7 comments on “Cranky Weekly Review Presented by Oakland International Airport: Northeast Alliance Trial Ends, Korean & Asiana to Keep Waiting, More”
So how would the Feds know AA/B6 would cost the public $500-700 million in higher fares?
They must have a crystal ball to see into the future what the airlines would charge. But then again if they did have a crystal ball, they would know if the deal was approved or not so it wouldn’t matter.
Virgin is wrong, they should hold out for a 10% discount card for duty-free shops before agreeing to pay higher fees for a new runway.
Pumpkin Pi…….oh brother!……LOL
In the “Airline Potpourri” section, what’s the difference between the Black and Red bolded airline names?
The red ones are links to articles that the statement references.

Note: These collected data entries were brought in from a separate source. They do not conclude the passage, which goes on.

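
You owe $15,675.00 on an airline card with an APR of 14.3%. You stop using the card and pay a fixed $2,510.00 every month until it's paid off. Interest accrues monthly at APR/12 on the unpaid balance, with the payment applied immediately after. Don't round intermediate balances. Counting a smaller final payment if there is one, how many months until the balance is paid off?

Monthly rate r = 14.3%/12 = 1.19167% = 0.0119167.
Recurrence: B ← B·(1+r) − $2,510.00.
Month 1: interest $186.79; balance after payment $13,351.79.
Month 2: interest $159.11; balance after payment $11,000.90.
Closed form: n = −ln(1 − rB₀/P)/ln(1+r) = −ln(0.92558)/ln(1.01192) ≈ 6.528, so the balance reaches zero during payment 7.

7 payments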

Hm, on my phone (Safari mobile) most are black but a few red, but all or most black ones are also clickable and link to the article.
Is it the presence of a paywall?
There is nothing special between different color links. They don’t look different when we’re publishing, so I’m not quite sure what’s going on.
Each weekly review has a requisite number of pieces of flair. The number is determined by the roll of a all the dice in a box of Risk. Failure to meet the minimum results in forced consumption of remnant airline peanuts from the 1980s.